En effet et bien qu'elle ne semble plus se détériorer, la situation de l'Iran demeure tendue. L'embargo des pays européens sur le brut iranien, qui se mettra officiellement en place cet été, rappelle que les négociations sur le programme nucléaire de nature supposément militaire de Téhéran restent dans l'impasse. Israël est notamment très remonté.

Ce matin à New Delhi, la directrice générale du FMI Christine Lagarde a d'ailleurs déclaré qu'une nouvelle tension avec l'Iran pourrait faire décoller le baril 'de 20% à 30%'.

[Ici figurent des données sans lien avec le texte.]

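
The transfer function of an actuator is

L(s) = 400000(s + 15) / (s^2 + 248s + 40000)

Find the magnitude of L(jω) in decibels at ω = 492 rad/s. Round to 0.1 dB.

At s = jω = j492:
zero (s+15): 15 + j492 → |·| = √(15²+492²) = √242289 ≈ 492.23, ∠ = arctan(492/15) ≈ 88.25°
quadratic: (j492)² + 248·j492 + 40000 = -202064 + j122016 → |·| ≈ 2.3605e+05, ∠ ≈ 148.87°
|L| = 400000 · 492.23 / 2.3605e+05 ≈ 834.11
Gain = 20 log₁₀(834.11) ≈ 58.42 dB

58.4 dB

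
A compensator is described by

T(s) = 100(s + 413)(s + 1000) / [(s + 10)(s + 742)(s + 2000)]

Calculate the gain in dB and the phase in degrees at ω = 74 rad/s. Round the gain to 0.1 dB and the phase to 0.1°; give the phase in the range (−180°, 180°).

At s = jω = j74:
zero (s+413): 413 + j74 → |·| = √(413²+74²) = √176045 ≈ 419.58, ∠ = arctan(74/413) ≈ 10.16°
zero (s+1000): 1000 + j74 → |·| = √(1000²+74²) = √1005476 ≈ 1002.7, ∠ = arctan(74/1000) ≈ 4.23°
pole (s+10): 10 + j74 → |·| = √(10²+74²) = √5576 ≈ 74.673, ∠ = arctan(74/10) ≈ 82.30°
pole (s+742): 742 + j74 → |·| = √(742²+74²) = √556040 ≈ 745.68, ∠ = arctan(74/742) ≈ 5.70°
pole (s+2000): 2000 + j74 → |·| = √(2000²+74²) = √4005476 ≈ 2001.4, ∠ = arctan(74/2000) ≈ 2.12°
|T| = 100 · 4.2071e+05 / 1.1144e+08 ≈ 0.37752
Gain = 20 log₁₀(0.37752) ≈ -8.46 dB
∠T = 14.39° − 90.12° = -75.73°

-8.5 dB, -75.7°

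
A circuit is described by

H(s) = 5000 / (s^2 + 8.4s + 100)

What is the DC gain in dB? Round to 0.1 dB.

34.0 dB

H(0) = 5000 / 100 = 50
20 log₁₀(50) ≈ 33.98 dB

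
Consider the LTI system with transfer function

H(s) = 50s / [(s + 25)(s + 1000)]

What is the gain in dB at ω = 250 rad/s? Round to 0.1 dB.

At s = jω = j250:
zero at origin: s = j250 → |·| = 250, ∠ = 90.00°
pole (s+25): 25 + j250 → |·| = √(25²+250²) = √63125 ≈ 251.25, ∠ = arctan(250/25) ≈ 84.29°
pole (s+1000): 1000 + j250 → |·| = √(1000²+250²) = √1062500 ≈ 1030.8, ∠ = arctan(250/1000) ≈ 14.04°
|H| = 50 · 250 / 2.5899e+05 ≈ 0.048264
Gain = 20 log₁₀(0.048264) ≈ -26.33 dB

-26.3 dB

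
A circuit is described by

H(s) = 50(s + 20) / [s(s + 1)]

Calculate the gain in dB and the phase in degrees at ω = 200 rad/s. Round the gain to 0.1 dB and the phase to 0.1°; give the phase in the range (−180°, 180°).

At s = jω = j200:
zero (s+20): 20 + j200 → |·| = √(20²+200²) = √40400 ≈ 201, ∠ = arctan(200/20) ≈ 84.29°
pole (s+1): 1 + j200 → |·| = √(1²+200²) = √40001 ≈ 200, ∠ = arctan(200/1) ≈ 89.71°
pole at origin: |s| = 200, ∠ = 90.00° (in denominator)
|H| = 50 · 201 / 40000 ≈ 0.25125
Gain = 20 log₁₀(0.25125) ≈ -12.00 dB
∠H = 84.29° − 179.71° = -95.42°

-12.0 dB, -95.4°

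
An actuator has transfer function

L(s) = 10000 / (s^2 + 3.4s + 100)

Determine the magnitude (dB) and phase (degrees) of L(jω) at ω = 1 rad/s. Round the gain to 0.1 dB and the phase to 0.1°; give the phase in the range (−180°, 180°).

40.1 dB, -2.0°

At s = jω = j1:
quadratic: (j1)² + 3.4·j1 + 100 = 99 + j3.4 → |·| ≈ 99.058, ∠ ≈ 1.97°
|L| = 10000 / 99.058 ≈ 100.95
Gain = 20 log₁₀(100.95) ≈ 40.08 dB
∠L = 0.00° − 1.97° = -1.97°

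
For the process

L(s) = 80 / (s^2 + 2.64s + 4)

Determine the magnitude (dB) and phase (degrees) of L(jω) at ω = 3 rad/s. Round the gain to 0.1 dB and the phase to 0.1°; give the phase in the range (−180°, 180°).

At s = jω = j3:
quadratic: (j3)² + 2.64·j3 + 4 = -5 + j7.92 → |·| ≈ 9.3662, ∠ ≈ 122.26°
|L| = 80 / 9.3662 ≈ 8.5414
Gain = 20 log₁₀(8.5414) ≈ 18.63 dB
∠L = 0.00° − 122.26° = -122.26°

18.6 dB, -122.3°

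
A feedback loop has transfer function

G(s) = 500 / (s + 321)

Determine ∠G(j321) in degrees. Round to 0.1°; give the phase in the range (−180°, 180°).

-45.0°

Substitute s = j321:
Numerator: 500 = 500 + j0
Denominator: (j321) + 321 = 321 + j321
|N| = √(500² + 0²) ≈ 500, ∠N ≈ 0.00°
|D| = √(321² + 321²) ≈ 453.96, ∠D ≈ 45.00°
∠G = 0.00° − 45.00° = -45.00°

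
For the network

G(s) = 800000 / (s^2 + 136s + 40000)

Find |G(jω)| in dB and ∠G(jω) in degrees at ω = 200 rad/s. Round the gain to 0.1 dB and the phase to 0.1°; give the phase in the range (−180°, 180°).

29.4 dB, -90.0°

At s = jω = j200:
quadratic: (j200)² + 136·j200 + 40000 = 0 + j27200 → |·| ≈ 27200, ∠ ≈ 90.00°
|G| = 800000 / 27200 ≈ 29.412
Gain = 20 log₁₀(29.412) ≈ 29.37 dB
∠G = 0.00° − 90.00° = -90.00°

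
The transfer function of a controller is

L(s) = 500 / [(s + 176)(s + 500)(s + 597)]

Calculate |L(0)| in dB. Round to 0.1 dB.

L(0) = 500 / (176·500·597) ≈ 9.5173e-06
20 log₁₀(9.5173e-06) ≈ -100.43 dB

-100.4 dB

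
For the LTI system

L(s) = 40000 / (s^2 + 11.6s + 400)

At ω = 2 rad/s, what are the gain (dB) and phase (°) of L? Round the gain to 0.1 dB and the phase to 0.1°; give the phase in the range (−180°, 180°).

40.1 dB, -3.4°

At s = jω = j2:
quadratic: (j2)² + 11.6·j2 + 400 = 396 + j23.2 → |·| ≈ 396.68, ∠ ≈ 3.35°
|L| = 40000 / 396.68 ≈ 100.84
Gain = 20 log₁₀(100.84) ≈ 40.07 dB
∠L = 0.00° − 3.35° = -3.35°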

Mais à plus court terme, le sentiment de marché est plus négatif. Les économistes de Bank of America-Merrill Lynch le reconnaissent dans une note publiée hier : 'à l'inverse de ce que nous attendions, les prix de l'or noir ont grimpé rapidement' en ce début d'année 2012. Début décembre 2011, les analystes tablaient sur un retour du baril vers les 100 dollars avant que la BCE ne se lance à son tour dans le 'quantitative easing' plus tard dans l'année, ce qui est finalement arrivé juste avant Noël.

'Le LTRO (les mesures de refinancement bancaire à long terme de la BCE, NDLR) devrait prévenir une profonde récession en périphérie de l'Europe, et ainsi stabiliser la demande de biens en Europe, notamment celle de pétrole', explique la note de recherche.

En outre, et bien que la demande globale d'or noir reste 'faible', il n'en reste pas moins que l'offre des pays de l'OPEP comme de ceux qui sont extérieurs au cartel est limitée. Bref, 'si la demande ne s'est pas contractée sensiblement, l'offre s'est révélée inférieure aux attentes' ces derniers temps, ce qui selon Bank of America-Merrill Lynch explique la tension du Brent. Entre le Soudan, la Syrie, le Yémen et l'Iran, nombreux sont les facteurs de contrainte qui estompent le retour sur le marché de la production libyenne.

Au final, les analystes tablent maintenant sur un cours moyen du Brent de 118 dollars cette année (contre 106 dollars), le WTI étant attendu à 106 dollars (contre 103 dollars).

Attention : les analystes de Bank of America-Merrill Lynch estiment qu'une nouvelle escalade des prix de l'or noir aura des conséquences économiques, tout spécialement dans les pays les plus vulnérables. Ils estiment ainsi qu'en Inde et en Corée du Sud, la 'facture énergétique' représente respectivement 12% et 14% du PIB, quand ce taux est déjà proche de ses niveaux de 2008 dans des pays comme l'Italie et l'Espagne.

Enfin, les intervenants globalement s'attendent à de mauvaises nouvelles du côté des stocks commerciaux de pétrole brut que l'Energy Information Agency (EIA) publiera demain pour les Etats-Unis, avec une hausse de l'ordre de deux millions de barils.